Benjamin Satchwell (3 January 1732–1 December 1810) was one of the founding fathers of Leamington Spa in Warwickshire, England. Satchwell's cottage was in the old town to the south of the River Leam. He was the village's first postmaster, using his cottage as the post office, a shoemaker, and acted as an official mediator between two people in the village with a quarrel. In 1777 he helped set up The Foundation of Hospitality, a savings scheme which helped the poorer people of the village get medical attention.

On 23 April 1764, at St Mary Magdalene's Church, Lillington he married Mary Whitmore with whom he had 11 children: Hannah, Elizabeth, David, William, Elizabeth, Anne, Joseph, Kezia, George & Phoebe.
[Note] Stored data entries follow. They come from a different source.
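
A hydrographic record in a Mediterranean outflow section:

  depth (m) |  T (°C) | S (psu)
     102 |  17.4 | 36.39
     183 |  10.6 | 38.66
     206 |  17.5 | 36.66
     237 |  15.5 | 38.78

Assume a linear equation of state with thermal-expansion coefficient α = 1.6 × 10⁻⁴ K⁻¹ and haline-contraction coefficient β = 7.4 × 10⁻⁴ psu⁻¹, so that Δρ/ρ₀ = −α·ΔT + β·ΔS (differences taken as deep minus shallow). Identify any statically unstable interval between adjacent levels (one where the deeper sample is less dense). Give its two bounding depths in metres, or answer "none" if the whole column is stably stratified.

Evaluate Δρ/ρ₀ = −αΔT + βΔS across each adjacent pair:
  102–183 m: −αΔT+βΔS = −(1.6 × 10⁻⁴)(-6.8)+(7.4 × 10⁻⁴)(+2.27) = 2.8 × 10⁻³ → stable
  183–206 m: −αΔT+βΔS = −(1.6 × 10⁻⁴)(+6.9)+(7.4 × 10⁻⁴)(-2.00) = -2.6 × 10⁻³ → UNSTABLE
  206–237 m: −αΔT+βΔS = −(1.6 × 10⁻⁴)(-2.0)+(7.4 × 10⁻⁴)(+2.12) = 1.9 × 10⁻³ → stable
The 183–206 m interval has Δρ < 0: lighter water underlies denser water.

183–206 m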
On 14 January 1784 Satchwell made the discovery that he would be remembered for. Until that date there was only one known spring in Leamington, on land belonging to the 4th Earl of Aylesford, who refused to sell the water (which was used for bathing and medicinal purposes), instead allowing people to have it for free. However, in 1784 Satchwell and his friend William Abbotts found a second spring and in the manner of the time used its supposed medicinal qualities to make money from the leisured classes.

After Satchwell and Abbotts' spring was found several wells were bored and water was drawn. Leamington quickly grew into one of the most fashionable spa resorts of the 19th century, a process which turned it from a sleepy village to a thriving town.
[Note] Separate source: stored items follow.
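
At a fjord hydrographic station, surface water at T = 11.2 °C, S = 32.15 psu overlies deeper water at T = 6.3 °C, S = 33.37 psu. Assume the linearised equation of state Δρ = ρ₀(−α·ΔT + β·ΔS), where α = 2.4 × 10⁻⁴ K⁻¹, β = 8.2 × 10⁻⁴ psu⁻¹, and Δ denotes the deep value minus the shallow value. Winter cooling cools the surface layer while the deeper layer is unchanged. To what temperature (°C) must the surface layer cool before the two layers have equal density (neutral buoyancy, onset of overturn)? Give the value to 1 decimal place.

2.1 °C

Neutral buoyancy requires Δρ = 0, i.e. −α(T_deep − T_surf′) + β(S_deep − S_surf) = 0.
T_surf′ = T_deep − (β/α)·ΔS = 6.3 − (8.2 × 10⁻⁴/2.4 × 10⁻⁴)·(+1.22) = 2.132 °C.
Cooling required: 11.2 − (2.132) = 9.068 °C.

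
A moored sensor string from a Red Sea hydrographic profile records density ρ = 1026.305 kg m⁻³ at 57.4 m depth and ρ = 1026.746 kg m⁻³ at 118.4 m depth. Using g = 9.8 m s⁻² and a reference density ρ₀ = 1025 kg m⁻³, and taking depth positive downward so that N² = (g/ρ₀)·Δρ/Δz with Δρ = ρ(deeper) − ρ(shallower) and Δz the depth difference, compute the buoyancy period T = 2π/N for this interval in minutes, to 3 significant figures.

12.6 min

Δρ = 1026.746 − 1026.305 = 0.441 kg m⁻³ over Δz = 118.4 − 57.4 = 61 m.
N² = (9.8/1025) × (0.441/61) = 6.9121 × 10⁻⁵ s⁻².
N = √(6.9121 × 10⁻⁵) = 8.3139 × 10⁻³ rad s⁻¹, so T = 2π/N = 755.74 s = 12.596 min ≈ 12.6 min.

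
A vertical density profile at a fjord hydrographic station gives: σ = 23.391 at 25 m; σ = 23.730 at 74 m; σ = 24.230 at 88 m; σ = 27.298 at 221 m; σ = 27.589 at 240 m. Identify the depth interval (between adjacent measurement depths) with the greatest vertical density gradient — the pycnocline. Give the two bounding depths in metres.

74–88 m

Compute the density gradient over each adjacent pair:
  25–74 m: Δρ/Δz = 0.339/49 = 6.9 × 10⁻³ kg m⁻⁴
  74–88 m: Δρ/Δz = 0.500/14 = 0.036 kg m⁻⁴
  88–221 m: Δρ/Δz = 3.068/133 = 0.023 kg m⁻⁴
  221–240 m: Δρ/Δz = 0.291/19 = 0.015 kg m⁻⁴
The largest gradient is in the 74–88 m interval — the pycnocline.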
In 1806 Satchwell founded the Leamington Spa Charity, with the assistance of Reverend James Walhouse. The charity was to help the sick poor, who were to provide a certificate of need from a respectable person or parish officer, entitling them to a weekly lodgings allowance of 5s, subject to medical supervision. Money was raised from hotels and subscriptions, with Satchwell both the secretary and treasurer until his death in 1810. He was also well known for his poetry, which he wrote and performed. He died of a chest condition and was buried in Leamington's parish church, All Saints on 4 December 1810, just yards from where his friend Abbotts had been laid to rest four years earlier. Two years after his death, Satchwell was to be honoured as a 'patron and friend' of the town, given a raised tomb fit for a nobleman or gentleman in the churchyard of All Saints.

==Satchwell's Legacy==
- Three streets in Leamington have been named after Satchwell: Satchwell Street, Satchwell Court and Satchwell Place.
- The Wetherspoons pub chain, noted for naming its pubs after important local people or events, has named its Leamington outlet "The Benjamin Satchwell".
- There is a picture of Satchwell in the National Portrait Gallery in London.
- A pair of Satchwell's spectacles take pride of place in Leamington's museum.